If making friends is a challenge for you, you can read books on making and maintaining friends. These books will teach you valuable tools to hold a conversation and become more interesting.
If you tend to end up friends with people who dump you if you don’t do whatever they want, it may help to read about setting boundaries with friends and learning how to differentiate fake friends from real friends.
Consider getting outside help
If you’re unsure why you get rejected by friends, it may be helpful to work with a therapist, coach, or support group. In the right setting, they will offer valuable feedback about your behavior and provide alternative tools and methods to try.
Online courses dedicated to learning social skills may also be beneficial, particularly if they include videos, discussion groups, or one-on-one support.
Take your time when building your skills
You may be stressed reading this, thinking something like: “I need to become more interesting and learn how to pick good friends!” Don’t worry if you identify with several of these points. We all have more than one thing that can be improved. Learning and growing is a lifelong process. It may help to pick the most pressing issue for you (the one causing you the most pain) and choose to concentrate on that initially.
9. Give yourself time to move on
When we experience heartbreak, it can feel very overwhelming. In the beginning, it may feel like every day is more difficult than the last. We feel so much pain as we need to adjust our life to a new reality.
As the months and years go by, though, the pain feels less intense. Those new things we try start becoming habits. We start to feel differently about things. Maybe we look back on our friendship and discover new ways of looking at it.
Let yourself grieve. It’s normal to have good days and bad days.
10. Appreciate the good things in your life
Ideally, we aim to create a well-rounded life. Relationships are an important component of life, but many other things can add meaning and help us feel more fulfilled, like hobbies, topics we like learning about, pets, work, exercise, travel, and more.
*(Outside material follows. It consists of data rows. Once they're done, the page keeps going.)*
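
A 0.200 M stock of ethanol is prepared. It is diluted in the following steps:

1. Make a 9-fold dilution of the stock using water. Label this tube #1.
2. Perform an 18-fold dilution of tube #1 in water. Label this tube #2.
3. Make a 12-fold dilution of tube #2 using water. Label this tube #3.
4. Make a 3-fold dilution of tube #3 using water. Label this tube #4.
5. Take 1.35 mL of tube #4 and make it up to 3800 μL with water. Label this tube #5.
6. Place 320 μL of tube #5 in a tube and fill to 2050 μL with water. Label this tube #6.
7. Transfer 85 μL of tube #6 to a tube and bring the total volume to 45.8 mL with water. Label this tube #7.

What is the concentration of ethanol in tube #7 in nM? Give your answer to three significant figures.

3.53 nM

Step 1: 9-fold → factor 9
Step 2: 18-fold → factor 18
Step 3: 12-fold → factor 12
Step 4: 3-fold → factor 3
Step 5: 1.35 mL brought to 3800 μL → factor 3.8/1.35 = 2.8148
Step 6: 320 μL brought to 2050 μL → factor 2050/320 = 6.4062
Step 7: 85 μL brought to 45.8 mL → factor 45800/85 = 538.82
Overall dilution factor = 9 × 18 × 12 × 3 × 2.8148 × 6.4062 × 538.82 = 5.6665 × 10^7
Final = 0.200 M / 5.6665 × 10^7 = 3.529 × 10^-9 M = 3.53 nM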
It may help to remind yourself of the good things you still have in your life. Some people keep a running log of good things in their life, writing down things at the end of each day:
- “I went to the gym and set a personal best.”
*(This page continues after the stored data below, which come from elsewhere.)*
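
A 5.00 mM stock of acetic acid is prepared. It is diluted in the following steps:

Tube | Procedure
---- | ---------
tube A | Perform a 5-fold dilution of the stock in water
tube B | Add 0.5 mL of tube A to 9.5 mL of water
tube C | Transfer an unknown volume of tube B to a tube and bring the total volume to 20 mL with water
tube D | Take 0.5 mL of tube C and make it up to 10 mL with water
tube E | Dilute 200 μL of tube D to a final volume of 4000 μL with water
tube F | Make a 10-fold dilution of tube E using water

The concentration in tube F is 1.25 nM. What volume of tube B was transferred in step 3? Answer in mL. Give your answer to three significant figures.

2.00 mL

Step 1: 5-fold → factor 5
Step 2: 0.5 mL + 9.5 mL = 10 mL total → factor 10/0.5 = 20
Step 3: v brought to 20 mL → factor = 20 mL/v
Step 4: 0.5 mL brought to 10 mL → factor 10/0.5 = 20
Step 5: 200 μL brought to 4000 μL → factor 4000/200 = 20
Step 6: 10-fold → factor 10
Product of known-step factors = 4 × 10^5
Overall factor = 5.00 mM / (1.25 nM) = 4 × 10^6
Step-3 factor = 4 × 10^6 / 4 × 10^5 = 10
v = 20 mL / 10 = 2.00 mL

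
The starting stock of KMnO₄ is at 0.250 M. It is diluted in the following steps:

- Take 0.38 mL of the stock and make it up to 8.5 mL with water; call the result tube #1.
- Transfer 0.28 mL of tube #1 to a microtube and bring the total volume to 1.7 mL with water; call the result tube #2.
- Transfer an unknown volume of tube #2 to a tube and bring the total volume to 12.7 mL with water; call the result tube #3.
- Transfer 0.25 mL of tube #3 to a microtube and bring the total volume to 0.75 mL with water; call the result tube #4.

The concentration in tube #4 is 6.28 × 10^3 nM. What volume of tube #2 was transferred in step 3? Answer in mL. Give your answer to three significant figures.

Step 1: 0.38 mL brought to 8.5 mL → factor 8.5/0.38 = 22.368
Step 2: 0.28 mL brought to 1.7 mL → factor 1.7/0.28 = 6.0714
Step 3: v brought to 12.7 mL → factor = 12.7 mL/v
Step 4: 0.25 mL brought to 0.75 mL → factor 0.75/0.25 = 3
Product of known-step factors = 407.42
Overall factor = 0.250 M / (6.28 × 10^3 nM) = 39809
Step-3 factor = 39809 / 407.42 = 97.709
v = 12.7 mL / 97.709 = 0.130 mL

0.130 mL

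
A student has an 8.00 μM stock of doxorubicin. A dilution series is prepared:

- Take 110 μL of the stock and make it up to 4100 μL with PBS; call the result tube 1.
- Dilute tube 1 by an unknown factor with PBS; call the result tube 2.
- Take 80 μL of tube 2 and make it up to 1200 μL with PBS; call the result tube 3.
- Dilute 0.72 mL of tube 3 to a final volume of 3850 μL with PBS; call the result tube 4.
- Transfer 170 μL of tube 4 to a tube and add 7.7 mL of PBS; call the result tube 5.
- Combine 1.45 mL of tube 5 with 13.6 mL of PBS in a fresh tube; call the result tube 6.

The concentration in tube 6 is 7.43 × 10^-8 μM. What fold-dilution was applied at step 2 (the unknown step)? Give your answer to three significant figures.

75.0-fold

Step 1: 110 μL brought to 4100 μL → factor 4100/110 = 37.273
Step 2: unknown factor x
Step 3: 80 μL brought to 1200 μL → factor 1200/80 = 15
Step 4: 0.72 mL brought to 3850 μL → factor 3.85/0.72 = 5.3472
Step 5: 170 μL + 7.7 mL = 7870 μL total → factor 7870/170 = 46.294
Step 6: 1.45 mL + 13.6 mL = 15.05 mL total → factor 15.05/1.45 = 10.379
Product of known-step factors = 1.4365 × 10^6
Overall factor = 8.00 μM / (7.43 × 10^-8 μM) = 1.0767 × 10^8
x = 1.0767 × 10^8 / 1.4365 × 10^6 = 75.0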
- “Someone told me I helped them change their perspective on a topic.”
- “I discovered a new band that I love.”
- “My boss complimented my work.”
- “I cooked a new dish, and it turned out amazing.”
- “I did the dishes and changed the sheets even though I felt depressed.”
- “I shared a smile with someone on the street.”
- “I felt confident in my outfit today.”
No moment is too big or small to be on this list. As you practice writing down these moments of positivity, it will get easier.
When you’re feeling low, like after being rejected by a friend, it can help to look back on such moments and remember that there are still good things in life.